Rain, 36, who lived at the camp and didn’t give a last name, said though the city gave residents about a month’s notice of the incoming sweep, officials over-promised people would be connected with housing and supportive services.

“But we didn’t get nothing but food and water,” she told San José Spotlight. “Only a select few got housing.”

She said some were offered tiny homes at the city’s police station parking lot.

“It looks like a concentration camp, we’re not going to go there,” she said.

Rain, a 36-year-old homeless resident, said the city over-promised on connecting people to housing and supportive services. Photo by Joseph Geha.

While the city swept residents from the creek, San Jose Mayor Matt Mahan held a news conference calling for more of the city’s Measure E funding to be diverted away from building permanent affordable homes into homeless services and temporary shelter.

San Jose has more than 6,600 people experiencing homelessness—the highest number the city has seen in the last 13 years. Mahan has repeatedly touted short-term housing as a cheaper and faster alternative to building affordable homes. It gets people off the streets and on a pathway toward long-term housing.

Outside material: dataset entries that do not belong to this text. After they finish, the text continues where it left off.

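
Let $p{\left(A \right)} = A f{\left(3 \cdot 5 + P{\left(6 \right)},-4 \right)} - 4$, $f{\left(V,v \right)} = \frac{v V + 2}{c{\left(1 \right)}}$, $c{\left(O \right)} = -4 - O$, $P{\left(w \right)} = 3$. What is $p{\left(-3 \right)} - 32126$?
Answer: $-32172$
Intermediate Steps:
$f{\left(V,v \right)} = - \frac{2}{5} - \frac{V v}{5}$ ($f{\left(V,v \right)} = \frac{v V + 2}{-4 - 1} = \frac{V v + 2}{-4 - 1} = \frac{2 + V v}{-5} = \left(2 + V v\right) \left(- \frac{1}{5}\right) = - \frac{2}{5} - \frac{V v}{5}$)
$p{\left(A \right)} = -4 + 14 A$ ($p{\left(A \right)} = A \left(- \frac{2}{5} - \frac{1}{5} \left(3 \cdot 5 + 3\right) \left(-4\right)\right) - 4 = A \left(- \frac{2}{5} - \frac{1}{5} \left(15 + 3\right) \left(-4\right)\right) - 4 = A \left(- \frac{2}{5} - \frac{18}{5} \left(-4\right)\right) - 4 = A \left(- \frac{2}{5} + \frac{72}{5}\right) - 4 = A 14 - 4 = 14 A - 4 = -4 + 14 A$)
$p{\left(-3 \right)} - 32126 = \left(-4 + 14 \left(-3\right)\right) - 32126 = \left(-4 - 42\right) - 32126 = -46 - 32126 = -32172$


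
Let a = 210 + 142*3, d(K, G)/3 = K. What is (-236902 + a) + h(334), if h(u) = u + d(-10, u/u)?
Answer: -235962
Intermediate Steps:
d(K, G) = 3*K
a = 636 (a = 210 + 426 = 636)
h(u) = -30 + u (h(u) = u + 3*(-10) = u - 30 = -30 + u)
(-236902 + a) + h(334) = (-236902 + 636) + (-30 + 334) = -236266 + 304 = -235962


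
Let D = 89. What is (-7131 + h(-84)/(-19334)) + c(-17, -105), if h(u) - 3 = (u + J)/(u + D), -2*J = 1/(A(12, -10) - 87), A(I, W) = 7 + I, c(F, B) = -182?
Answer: -96144879177/13147120 ≈ -7313.0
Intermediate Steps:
J = 1/136 (J = -1/(2*((7 + 12) - 87)) = -1/(2*(19 - 87)) = -1/2/(-68) = -1/2*(-1/68) = 1/136 ≈ 0.0073529)
h(u) = 3 + (1/136 + u)/(89 + u) (h(u) = 3 + (u + 1/136)/(u + 89) = 3 + (1/136 + u)/(89 + u))
(-7131 + h(-84)/(-19334)) + c(-17, -105) = (-7131 + ((36313 + 544*(-84))/(136*(89 - 84)))/(-19334)) - 182 = (-7131 + ((1/136)*(36313 - 45696)/5)*(-1/19334)) - 182 = (-7131 + ((1/136)*(1/5)*(-9383))*(-1/19334)) - 182 = (-7131 - 9383/680*(-1/19334)) - 182 = (-7131 + 9383/13147120) - 182 = -93752103337/13147120 - 182 = -96144879177/13147120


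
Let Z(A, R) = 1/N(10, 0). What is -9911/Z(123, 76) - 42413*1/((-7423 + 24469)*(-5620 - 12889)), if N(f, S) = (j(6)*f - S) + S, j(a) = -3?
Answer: 1130228041651/3801258 ≈ 2.9733e+5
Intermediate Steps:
N(f, S) = -3*f (N(f, S) = (-3*f - S) + S = (-S - 3*f) + S = -3*f)
Z(A, R) = -1/30 (Z(A, R) = 1/(-3*10) = 1/(-30) = -1/30)
-9911/Z(123, 76) - 42413*1/((-7423 + 24469)*(-5620 - 12889)) = -9911/(-1/30) - 42413*1/((-7423 + 24469)*(-5620 - 12889)) = -9911*(-30) - 42413/(17046*(-18509)) = 297330 - 42413/(-315504414) = 297330 - 42413*(-1/315504414) = 297330 + 511/3801258 = 1130228041651/3801258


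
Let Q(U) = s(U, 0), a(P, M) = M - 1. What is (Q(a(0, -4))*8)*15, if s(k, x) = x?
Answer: 0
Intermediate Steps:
a(P, M) = -1 + M
Q(U) = 0
(Q(a(0, -4))*8)*15 = (0*8)*15 = 0*15 = 0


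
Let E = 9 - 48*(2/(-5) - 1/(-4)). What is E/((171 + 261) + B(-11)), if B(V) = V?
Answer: 81/2105 ≈ 0.038480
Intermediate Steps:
E = 81/5 (E = 9 - 48*(2*(-⅕) - 1*(-¼)) = 9 - 48*(-⅖ + ¼) = 9 - 48*(-3)/20 = 9 - 6*(-6/5) = 9 + 36/5 = 81/5 ≈ 16.200)
E/((171 + 261) + B(-11)) = 81/(5*((171 + 261) - 11)) = 81/(5*(432 - 11)) = (81/5)/421 = (81/5)*(1/421) = 81/2105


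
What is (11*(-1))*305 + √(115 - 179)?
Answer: -3355 + 8*I ≈ -3355.0 + 8.0*I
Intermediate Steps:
(11*(-1))*305 + √(115 - 179) = -11*305 + √(-64) = -3355 + 8*I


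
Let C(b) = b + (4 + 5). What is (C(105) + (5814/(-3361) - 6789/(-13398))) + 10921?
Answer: 165619484529/15010226 ≈ 11034.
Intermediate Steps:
C(b) = 9 + b (C(b) = b + 9 = 9 + b)
(C(105) + (5814/(-3361) - 6789/(-13398))) + 10921 = ((9 + 105) + (5814/(-3361) - 6789/(-13398))) + 10921 = (114 + (5814*(-1/3361) - 6789*(-1/13398))) + 10921 = (114 + (-5814/3361 + 2263/4466)) + 10921 = (114 - 18359381/15010226) + 10921 = 1692806383/15010226 + 10921 = 165619484529/15010226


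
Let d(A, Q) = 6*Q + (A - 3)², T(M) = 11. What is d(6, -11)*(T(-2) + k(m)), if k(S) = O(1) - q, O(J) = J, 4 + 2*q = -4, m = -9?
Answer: -912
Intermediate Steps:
q = -4 (q = -2 + (½)*(-4) = -2 - 2 = -4)
k(S) = 5 (k(S) = 1 - 1*(-4) = 1 + 4 = 5)
d(A, Q) = (-3 + A)² + 6*Q (d(A, Q) = 6*Q + (-3 + A)² = (-3 + A)² + 6*Q)
d(6, -11)*(T(-2) + k(m)) = ((-3 + 6)² + 6*(-11))*(11 + 5) = (3² - 66)*16 = (9 - 66)*16 = -57*16 = -912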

“Everything (the city) is doing is short term,” said Elvira Garcia, a volunteer with Echo.Church in San Jose, who regularly brings food to and prays with people living in the camp. “It’s kind of just putting a Band-Aid on it.”

Cartwright said some of the same people swept out of the Columbus Park homeless encampment near San Jose Mineta International Airport last year moved to the creek near Corie Court, and are already returning to the park.

“It just tells you how much failure there is going on,” Cartwright said. “If we don’t have more permanent supportive housing, then we will continue to have this problem, and so the mayor’s plan to kill off permanent housing will only make this problem worse.”

Angelica Lopez, 39, lived in a home she and her partner built near the creek for about three and a half years. City crews tore it down Monday.

While trying to tow her RV out of the area, her truck’s wheel broke, stranding her. One of her dogs ran off during the commotion and was killed by a car, she said.

Being frequently swept out of places she has lived is the most stressful part of her decade of homelessness, she said.

“We’re trying our best to find something stable, because we’re tired of this life. So tired,” Lopez told San José Spotlight.

Lopez said she and her neighbors in the creek all know each other and looked out for one another, she said.

“We felt like a little village, like our own little family. We help each other, without bothering anybody outside,” she said.

Asked what she would do now, Lopez sighed.

“We’re going to start struggling in the street.”